Good Digital Parenting
Blog | May 26, 2015

The New Device Domino Effect

Cyber Safety Expert, STOPit

If one of your children will be graduating this season, be it from elementary, middle, high school or college, it is likely you already know the new gift that they have in mind…a sophisticated new piece of technology.

As a proud parent, you may well bestow the coveted device on the accomplished graduate, whether it’s a smartphone, computer, wearable, tablet, or gaming console. And as a good digital parent, you know the drill: it’s time to do some research, sit down with your child, and have a serious conversation setting conditions and expectations around using that device.

But there is one thing you may have overlooked – and that is what happens to the technology that is being replaced as it shuffles its way throughout the family. Take your middle school graduate, soon to be off to high school, and to whom you are planning to give a new iPhone 6? He likely already has an iPhone 5 – and we bet it’s not going into the trash. More likely, a younger sibling, or perhaps even you or your spouse, will be inheriting the “old” device. Let’s say you decide to give the iPhone 5 to your daughter, a 6th grader. It’s her first smart phone, so now, she decides to give her iPod to your 7-year-old son. He used to access the internet only from the family laptop, and this will be his first ever encounter with apps. Suddenly you have a lot of new devices floating around, don’t you?

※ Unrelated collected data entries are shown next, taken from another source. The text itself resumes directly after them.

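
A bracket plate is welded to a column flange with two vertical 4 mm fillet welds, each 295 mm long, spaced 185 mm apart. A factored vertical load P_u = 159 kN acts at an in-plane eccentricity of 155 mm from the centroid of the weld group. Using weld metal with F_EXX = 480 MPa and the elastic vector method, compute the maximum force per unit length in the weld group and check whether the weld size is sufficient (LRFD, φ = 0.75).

f_max ≈ 645 N/mm; NOT adequate

Total weld length L_w = 590 mm. Treat welds as unit-width lines.
Polar moment about centroid: J = 2[d³/12 + d(b/2)²] = 2[295³/12 + 295×92.5²] = 9327000 mm³.
Direct shear f_v = P/L_w = 159×10³ / 590 = 269.5 N/mm (vertical).
Torsion M = P·e = 159×10³ × 155 = 24645000 N·mm.
Critical point at (x, y) = (92.5, 147.5) from centroid. f_tx = M·y/J = 389.7 N/mm; f_ty = M·x/J = 244.4 N/mm.
Resultant f_max = √[f_tx² + (f_v + f_ty)²] = √[389.7² + (269.5 + 244.4)²] = 645 N/mm.
Capacity per unit length: φr_n = 0.75 × 0.6 × 480 × (0.707 × 4) = 610.8 N/mm.
645 > 610.8 → NOT adequate.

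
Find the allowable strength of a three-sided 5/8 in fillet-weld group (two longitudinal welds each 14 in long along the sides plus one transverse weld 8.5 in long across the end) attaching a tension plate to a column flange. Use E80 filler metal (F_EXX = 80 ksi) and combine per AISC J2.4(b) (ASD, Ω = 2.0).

R_n/Ω ≈ 388 kips

t_e = 0.707 × 0.625 = 0.4419 in.
R_nwl = 0.6 × 80 × 0.4419 × 28 = 593.9 kips (longitudinal, 2 welds).
R_nwt = 0.6 × 80 × 0.4419 × 8.5 = 180.3 kips (transverse, base value).
(i) R_nwl + R_nwt = 774.2 kips; (ii) 0.85 R_nwl + 1.5 R_nwt = 775.2 kips.
R_n = max = 775.2 kips [governs: (ii)]; R_n/Ω = 387.6 kips.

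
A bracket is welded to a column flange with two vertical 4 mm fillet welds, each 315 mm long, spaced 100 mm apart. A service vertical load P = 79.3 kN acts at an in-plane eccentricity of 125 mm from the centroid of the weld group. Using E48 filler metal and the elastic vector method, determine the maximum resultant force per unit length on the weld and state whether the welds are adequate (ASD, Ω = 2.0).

f_max ≈ 304 N/mm; adequate

E48XX → F_EXX = 480 MPa.
Total weld length L_w = 630 mm. Treat welds as unit-width lines.
Polar moment about centroid: J = 2[d³/12 + d(b/2)²] = 2[315³/12 + 315×50²] = 6784000 mm³.
Direct shear f_v = P/L_w = 79.3×10³ / 630 = 125.9 N/mm (vertical).
Torsion M = P·e = 79.3×10³ × 125 = 9912500 N·mm.
Critical point at (x, y) = (50, 157.5) from centroid. f_tx = M·y/J = 230.1 N/mm; f_ty = M·x/J = 73.05 N/mm.
Resultant f_max = √[f_tx² + (f_v + f_ty)²] = √[230.1² + (125.9 + 73.05)²] = 304.2 N/mm.
Capacity per unit length: r_n/Ω = (1/2.0) × 0.6 × 480 × (0.707 × 4) = 407.2 N/mm.
304.2 ≤ 407.2 → adequate.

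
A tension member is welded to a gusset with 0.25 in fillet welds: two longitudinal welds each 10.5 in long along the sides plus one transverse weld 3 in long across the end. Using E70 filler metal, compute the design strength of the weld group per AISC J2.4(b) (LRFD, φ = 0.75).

E70XX → F_EXX = 70 ksi.
t_e = 0.707 × 0.25 = 0.1767 in.
R_nwl = 0.6 × 70 × 0.1767 × 21 = 155.9 kip (longitudinal, 2 welds).
R_nwt = 0.6 × 70 × 0.1767 × 3 = 22.27 kip (transverse, base value).
(i) R_nwl + R_nwt = 178.2 kip; (ii) 0.85 R_nwl + 1.5 R_nwt = 165.9 kip.
R_n = max = 178.2 kip [governs: (i)]; φR_n = 133.6 kip.

φR_n ≈ 134 kip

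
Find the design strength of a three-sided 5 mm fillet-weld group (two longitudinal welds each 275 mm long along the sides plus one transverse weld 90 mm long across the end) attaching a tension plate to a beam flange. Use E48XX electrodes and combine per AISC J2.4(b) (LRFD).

E48XX → F_EXX = 480 MPa.
t_e = 0.707 × 5 = 3.535 mm.
R_nwl = 0.6 × 480 × 3.535 × 550 × 10⁻³ = 559.9 kN (longitudinal, 2 welds).
R_nwt = 0.6 × 480 × 3.535 × 90 × 10⁻³ = 91.63 kN (transverse, base value).
(i) R_nwl + R_nwt = 651.6 kN; (ii) 0.85 R_nwl + 1.5 R_nwt = 613.4 kN.
R_n = max = 651.6 kN [governs: (i)]; φR_n = 488.7 kN.

φR_n ≈ 489 kN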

It’s important to keep tabs not just on new technology, but on new possession of technology – because every time a device changes hands, the rules of the game are different.  

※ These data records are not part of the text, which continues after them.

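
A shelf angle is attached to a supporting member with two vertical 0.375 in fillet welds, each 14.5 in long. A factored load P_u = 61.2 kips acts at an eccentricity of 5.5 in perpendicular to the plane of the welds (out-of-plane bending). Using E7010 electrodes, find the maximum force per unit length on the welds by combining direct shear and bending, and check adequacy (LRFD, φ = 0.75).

f_max ≈ 5.25 kip/in; adequate

E70XX → F_EXX = 70 ksi.
L_w = 2 × 14.5 = 29 in; section modulus (unit throat) S = 2 × L²/6 = 70.08 in².
Direct shear f_v = P/L_w = 61.2/29 = 2.11 kip/in.
Moment M = P × e = 61.2 × 5.5 = 336.6 kip·in; bending f_b = M/S = 4.803 kip/in.
f_max = √(f_v² + f_b²) = √(2.11² + 4.803²) = 5.246 kip/in.
φr_n = 0.75 × 0.6 × 70 × (0.707 × 0.375) = 8.351 kip/in → adequate.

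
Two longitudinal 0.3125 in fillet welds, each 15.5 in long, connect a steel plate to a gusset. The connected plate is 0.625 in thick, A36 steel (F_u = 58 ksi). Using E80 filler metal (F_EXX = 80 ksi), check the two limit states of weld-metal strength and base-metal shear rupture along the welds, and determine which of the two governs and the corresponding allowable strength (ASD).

R_n/Ω ≈ 164 kip (weld metal governs)

t_e = 0.707 × 0.3125 = 0.2209 in; L = 31 in.
Weld metal: R_n/Ω = (1/2.0) × 0.6 × 80 × 0.2209 × 31 = 164.4 kip.
Base metal (shear rupture): R_n/Ω = (1/2.0) × 0.6 × 58 × 0.625 × 31 = 337.1 kip.
Governing: weld metal.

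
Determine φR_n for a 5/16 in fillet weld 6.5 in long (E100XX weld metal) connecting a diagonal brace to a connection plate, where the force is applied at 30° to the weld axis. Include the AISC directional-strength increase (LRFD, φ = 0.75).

E100XX → F_EXX = 100 ksi.
t_e = 0.707 × 0.3125 = 0.2209 in; A_we = 0.2209 × 6.5 = 1.436 in².
Directional factor: 1.0 + 0.5 sin^1.5(30°) = 1.177.
F_nw = 0.6 × 100 × 1.177 = 70.61 ksi.
φR_n = 0.75 × 70.61 × 1.436 = 76.05 kips.

φR_n ≈ 76 kips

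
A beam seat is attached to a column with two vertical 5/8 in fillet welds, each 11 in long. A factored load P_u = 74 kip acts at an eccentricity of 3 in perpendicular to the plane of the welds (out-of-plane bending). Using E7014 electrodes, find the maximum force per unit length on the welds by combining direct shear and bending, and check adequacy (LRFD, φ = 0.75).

E70XX → F_EXX = 70 ksi.
L_w = 2 × 11 = 22 in; section modulus (unit throat) S = 2 × L²/6 = 40.33 in².
Direct shear f_v = P/L_w = 74/22 = 3.364 kip/in.
Moment M = P × e = 74 × 3 = 222 kip·in; bending f_b = M/S = 5.504 kip/in.
f_max = √(f_v² + f_b²) = √(3.364² + 5.504²) = 6.451 kip/in.
φr_n = 0.75 × 0.6 × 70 × (0.707 × 0.625) = 13.92 kip/in → adequate.

f_max ≈ 6.45 kip/in; adequate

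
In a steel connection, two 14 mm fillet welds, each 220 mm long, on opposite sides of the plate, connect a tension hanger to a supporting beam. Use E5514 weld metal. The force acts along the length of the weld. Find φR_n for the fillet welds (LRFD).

E55XX → F_EXX = 550 MPa.
Effective throat t_e = 0.707 × 14 = 9.898 mm.
Total length L = 440 mm; A_we = 9.898 × 440 = 4355 mm².
F_nw = 0.6 F_EXX = 0.6 × 550 = 330 MPa.
φR_n = 0.75 × 330 × 4355 × 10⁻³ = 1078 kN.

φR_n ≈ 1080 kN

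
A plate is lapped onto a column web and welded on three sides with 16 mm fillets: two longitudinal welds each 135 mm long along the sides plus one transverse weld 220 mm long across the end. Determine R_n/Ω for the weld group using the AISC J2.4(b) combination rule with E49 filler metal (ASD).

R_n/Ω ≈ 930 kN

E49XX → F_EXX = 490 MPa.
t_e = 0.707 × 16 = 11.31 mm.
R_nwl = 0.6 × 490 × 11.31 × 270 × 10⁻³ = 897.9 kN (longitudinal, 2 welds).
R_nwt = 0.6 × 490 × 11.31 × 220 × 10⁻³ = 731.7 kN (transverse, base value).
(i) R_nwl + R_nwt = 1630 kN; (ii) 0.85 R_nwl + 1.5 R_nwt = 1861 kN.
R_n = max = 1861 kN [governs: (ii)]; R_n/Ω = 930.4 kN.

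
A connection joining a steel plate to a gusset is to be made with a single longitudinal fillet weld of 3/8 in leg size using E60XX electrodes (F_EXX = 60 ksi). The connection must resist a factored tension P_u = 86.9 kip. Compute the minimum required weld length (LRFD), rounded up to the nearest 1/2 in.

L = 12.5 in

Throat t_e = 0.707 × 0.375 = 0.2651 in.
φr_n = 0.75 × 0.6 × 60 × 0.2651 = 7.158 kip/in.
L_req = P_u / φr_n = 86.9 / 7.158 = 12.14 in total.
Round up → use L = 12.5 in.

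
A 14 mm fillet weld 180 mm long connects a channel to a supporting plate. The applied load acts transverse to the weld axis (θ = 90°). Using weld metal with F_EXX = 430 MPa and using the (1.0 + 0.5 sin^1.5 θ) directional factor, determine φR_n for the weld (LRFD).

t_e = 0.707 × 14 = 9.898 mm; A_we = 9.898 × 180 = 1782 mm².
Directional factor: 1.0 + 0.5 sin^1.5(90°) = 1.5.
F_nw = 0.6 × 430 × 1.5 = 387 MPa.
φR_n = 0.75 × 387 × 1782 × 10⁻³ = 517.1 kN.

φR_n ≈ 517 kN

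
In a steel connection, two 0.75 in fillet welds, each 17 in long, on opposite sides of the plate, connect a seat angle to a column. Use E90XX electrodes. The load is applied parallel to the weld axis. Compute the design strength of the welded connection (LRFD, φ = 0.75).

φR_n ≈ 730 kip

E90XX → F_EXX = 90 ksi.
Effective throat t_e = 0.707 × 0.75 = 0.5302 in.
Total length L = 34 in; A_we = 0.5302 × 34 = 18.03 in².
F_nw = 0.6 F_EXX = 0.6 × 90 = 54 ksi.
φR_n = 0.75 × 54 × 18.03 = 730.2 kip.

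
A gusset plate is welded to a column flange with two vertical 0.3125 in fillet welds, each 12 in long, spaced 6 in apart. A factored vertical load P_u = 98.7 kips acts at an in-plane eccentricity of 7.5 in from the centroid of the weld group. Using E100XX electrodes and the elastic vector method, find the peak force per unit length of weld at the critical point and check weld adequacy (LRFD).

f_max ≈ 12.3 kip/in; NOT adequate

E100XX → F_EXX = 100 ksi.
Total weld length L_w = 24 in. Treat welds as unit-width lines.
Polar moment about centroid: J = 2[d³/12 + d(b/2)²] = 2[12³/12 + 12×3²] = 504 in³.
Direct shear f_v = P/L_w = 98.7 / 24 = 4.112 kip/in (vertical).
Torsion M = P·e = 98.7 × 7.5 = 740.25 kip·in.
Critical point at (x, y) = (3, 6) from centroid. f_tx = M·y/J = 8.812 kip/in; f_ty = M·x/J = 4.406 kip/in.
Resultant f_max = √[f_tx² + (f_v + f_ty)²] = √[8.812² + (4.112 + 4.406)²] = 12.26 kip/in.
Capacity per unit length: φr_n = 0.75 × 0.6 × 100 × (0.707 × 0.3125) = 9.942 kip/in.
12.26 > 9.942 → NOT adequate.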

It’s important to keep tabs not just on new technology, but on new possession of technology – because every time a device changes hands, the rules of the game are different. You need to make sure that you set the rules and adjust the settings in order to keep the content accessed age appropriate and to keep your family safe. Here are some tips to help you:

Giving a New Device 

This is the most obvious one, but make sure you don’t overlook the brand new device!

  1. First, anytime you give a new device you should use FOSI’s Online Safety Cards in order to make your family rules regarding using the new technology crystal clear. 
  2. With every new app downloaded, make sure you child knows to adjust the settings to be safe. With most apps, that will involve both making a profile PRIVATE and turning location services OFF.
  3. Do your research! You can’t keep your child safe if you don’t understand what apps they are using in the first place. If you are unfamiliar with a specific new app that your child uses, FOSI’s App Tip Sheets are a great place to start. 

Hand-Me-Down Devices 

When a new member of the family takes possession of a device, it’s important to reassess.

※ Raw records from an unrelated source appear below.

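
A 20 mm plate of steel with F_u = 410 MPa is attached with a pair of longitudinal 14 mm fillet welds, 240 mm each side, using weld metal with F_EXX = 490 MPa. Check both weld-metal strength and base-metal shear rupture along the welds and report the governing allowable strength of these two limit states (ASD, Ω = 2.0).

t_e = 0.707 × 14 = 9.898 mm; L = 480 mm.
Weld metal: R_n/Ω = (1/2.0) × 0.6 × 490 × 9.898 × 480 × 10⁻³ = 698.4 kN.
Base metal (shear rupture): R_n/Ω = (1/2.0) × 0.6 × 410 × 20 × 480 × 10⁻³ = 1181 kN.
Governing: weld metal.

R_n/Ω ≈ 698 kN (weld metal governs)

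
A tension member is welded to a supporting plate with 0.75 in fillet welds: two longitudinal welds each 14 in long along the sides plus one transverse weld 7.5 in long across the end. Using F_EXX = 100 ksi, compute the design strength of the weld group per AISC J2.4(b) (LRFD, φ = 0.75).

t_e = 0.707 × 0.75 = 0.5302 in.
R_nwl = 0.6 × 100 × 0.5302 × 28 = 890.8 kip (longitudinal, 2 welds).
R_nwt = 0.6 × 100 × 0.5302 × 7.5 = 238.6 kip (transverse, base value).
(i) R_nwl + R_nwt = 1129 kip; (ii) 0.85 R_nwl + 1.5 R_nwt = 1115 kip.
R_n = max = 1129 kip [governs: (i)]; φR_n = 847.1 kip.

φR_n ≈ 847 kip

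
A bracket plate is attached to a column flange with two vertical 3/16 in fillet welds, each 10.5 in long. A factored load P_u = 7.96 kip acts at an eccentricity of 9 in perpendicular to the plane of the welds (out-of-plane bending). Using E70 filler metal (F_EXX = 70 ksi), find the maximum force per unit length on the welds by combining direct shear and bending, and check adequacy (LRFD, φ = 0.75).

f_max ≈ 1.99 kip/in; adequate

L_w = 2 × 10.5 = 21 in; section modulus (unit throat) S = 2 × L²/6 = 36.75 in².
Direct shear f_v = P/L_w = 7.96/21 = 0.379 kip/in.
Moment M = P × e = 7.96 × 9 = 71.64 kip·in; bending f_b = M/S = 1.949 kip/in.
f_max = √(f_v² + f_b²) = √(0.379² + 1.949²) = 1.986 kip/in.
φr_n = 0.75 × 0.6 × 70 × (0.707 × 0.1875) = 4.176 kip/in → adequate.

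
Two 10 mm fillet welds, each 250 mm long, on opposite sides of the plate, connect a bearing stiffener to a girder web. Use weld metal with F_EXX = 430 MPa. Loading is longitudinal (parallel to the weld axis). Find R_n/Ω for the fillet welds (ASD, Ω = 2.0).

R_n/Ω ≈ 456 kN

Effective throat t_e = 0.707 × 10 = 7.07 mm.
Total length L = 500 mm; A_we = 7.07 × 500 = 3535 mm².
F_nw = 0.6 F_EXX = 0.6 × 430 = 258 MPa.
R_n = 258 × 3535 × 10⁻³ = 912 kN; R_n/Ω = 912/2.0 = 456 kN.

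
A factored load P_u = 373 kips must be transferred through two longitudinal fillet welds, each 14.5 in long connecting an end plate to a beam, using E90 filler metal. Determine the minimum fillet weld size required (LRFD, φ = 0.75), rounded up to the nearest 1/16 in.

E90XX → F_EXX = 90 ksi.
Total weld length L = 29 in.
Required throat t_e = P_u / (φ × 0.6 F_EXX × L) = 373 / (0.75 × 0.6 × 90 × 29) = 0.3176 in.
Required leg w = t_e / 0.707 = 0.4492 in → use 1/2 in.

w = 1/2 in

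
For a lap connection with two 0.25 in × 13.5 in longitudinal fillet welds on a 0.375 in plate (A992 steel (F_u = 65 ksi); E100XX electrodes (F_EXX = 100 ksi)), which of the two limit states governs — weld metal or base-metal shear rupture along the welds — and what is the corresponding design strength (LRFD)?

t_e = 0.707 × 0.25 = 0.1767 in; L = 27 in.
Weld metal: φR_n = 0.75 × 0.6 × 100 × 0.1767 × 27 = 214.8 kips.
Base metal (shear rupture): φR_n = 0.75 × 0.6 × 65 × 0.375 × 27 = 296.2 kips.
Governing: weld metal.

φR_n ≈ 215 kips (weld metal governs)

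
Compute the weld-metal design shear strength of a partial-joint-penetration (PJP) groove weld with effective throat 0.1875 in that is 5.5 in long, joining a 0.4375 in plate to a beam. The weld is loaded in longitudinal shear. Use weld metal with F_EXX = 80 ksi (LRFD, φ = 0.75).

Effective throat (given) t_e = 0.1875 in.
A_we = 0.1875 × 5.5 = 1.031 in².
F_nw = 0.6 F_EXX = 48 ksi.
φR_n = 0.75 × 48 × 1.031 = 37.12 kips.

φR_n ≈ 37.1 kips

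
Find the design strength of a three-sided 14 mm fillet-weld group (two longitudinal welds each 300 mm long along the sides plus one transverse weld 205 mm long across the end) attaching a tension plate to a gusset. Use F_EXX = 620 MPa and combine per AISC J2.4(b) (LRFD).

φR_n ≈ 2260 kN

t_e = 0.707 × 14 = 9.898 mm.
R_nwl = 0.6 × 620 × 9.898 × 600 × 10⁻³ = 2209 kN (longitudinal, 2 welds).
R_nwt = 0.6 × 620 × 9.898 × 205 × 10⁻³ = 754.8 kN (transverse, base value).
(i) R_nwl + R_nwt = 2964 kN; (ii) 0.85 R_nwl + 1.5 R_nwt = 3010 kN.
R_n = max = 3010 kN [governs: (ii)]; φR_n = 2258 kN.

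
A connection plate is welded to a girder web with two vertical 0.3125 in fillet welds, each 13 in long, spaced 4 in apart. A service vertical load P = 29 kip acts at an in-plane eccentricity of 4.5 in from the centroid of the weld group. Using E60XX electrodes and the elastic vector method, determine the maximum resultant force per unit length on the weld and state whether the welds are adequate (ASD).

E60XX → F_EXX = 60 ksi.
Total weld length L_w = 26 in. Treat welds as unit-width lines.
Polar moment about centroid: J = 2[d³/12 + d(b/2)²] = 2[13³/12 + 13×2²] = 470.2 in³.
Direct shear f_v = P/L_w = 29 / 26 = 1.115 kip/in (vertical).
Torsion M = P·e = 29 × 4.5 = 130.5 kip·in.
Critical point at (x, y) = (2, 6.5) from centroid. f_tx = M·y/J = 1.804 kip/in; f_ty = M·x/J = 0.5551 kip/in.
Resultant f_max = √[f_tx² + (f_v + f_ty)²] = √[1.804² + (1.115 + 0.5551)²] = 2.459 kip/in.
Capacity per unit length: r_n/Ω = (1/2.0) × 0.6 × 60 × (0.707 × 0.3125) = 3.977 kip/in.
2.459 ≤ 3.977 → adequate.

f_max ≈ 2.46 kip/in; adequate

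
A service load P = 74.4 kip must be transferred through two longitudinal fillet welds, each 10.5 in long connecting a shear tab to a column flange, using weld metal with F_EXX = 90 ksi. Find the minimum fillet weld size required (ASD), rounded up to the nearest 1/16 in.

w = 3/16 in

Total weld length L = 21 in.
Required throat t_e = P × Ω / (0.6 F_EXX × L) = 74.4 × 2.0 / (0.6 × 90 × 21) = 0.1312 in.
Required leg w = t_e / 0.707 = 0.1856 in → use 3/16 in.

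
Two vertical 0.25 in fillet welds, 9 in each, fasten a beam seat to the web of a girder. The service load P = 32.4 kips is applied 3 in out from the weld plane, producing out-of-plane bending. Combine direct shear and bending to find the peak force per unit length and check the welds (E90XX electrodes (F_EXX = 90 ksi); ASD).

f_max ≈ 4.02 kip/in; adequate

L_w = 2 × 9 = 18 in; section modulus (unit throat) S = 2 × L²/6 = 27 in².
Direct shear f_v = P/L_w = 32.4/18 = 1.8 kip/in.
Moment M = P × e = 32.4 × 3 = 97.2 kip·in; bending f_b = M/S = 3.6 kip/in.
f_max = √(f_v² + f_b²) = √(1.8² + 3.6²) = 4.025 kip/in.
r_n/Ω = (1/2.0) × 0.6 × 90 × (0.707 × 0.25) = 4.772 kip/in → adequate.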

  1. Be sure to delete any non-age appropriate apps.
  2. If your family uses any special parent controls, be sure that they are readjusted to reflect the new device owner.

First-Time Devices

If a younger child will be taking possession of a device for the first time, it’s time to start at square one.

  1. Read and sign FOSI’s Family Online Safety Contract with your child to make family rules clear and begin your child’s digital journey in a context of trust, respect, and responsibility. 
  2. Don’t forget to point out one of the greatest benefits of our digital world – fun! Use FOSI’s tips for using technology for fun, or help your child come up with his or her own ideas. And don’t forget to join your kid for some funny YouTube videos or to learn their favorite new game.

As the Cyber Safety Expert for STOPit, I give presentations to both children and parents about being safe in our digital world. One of the themes that I am constantly focusing on with parents is that of the “teachable moment.” A new device in the family presents a wealth of opportunities to create teachable moments with your kids. Remember, they are writing their “digital book” – and with your example and guidance, you can help them make sure it’s the one they want read.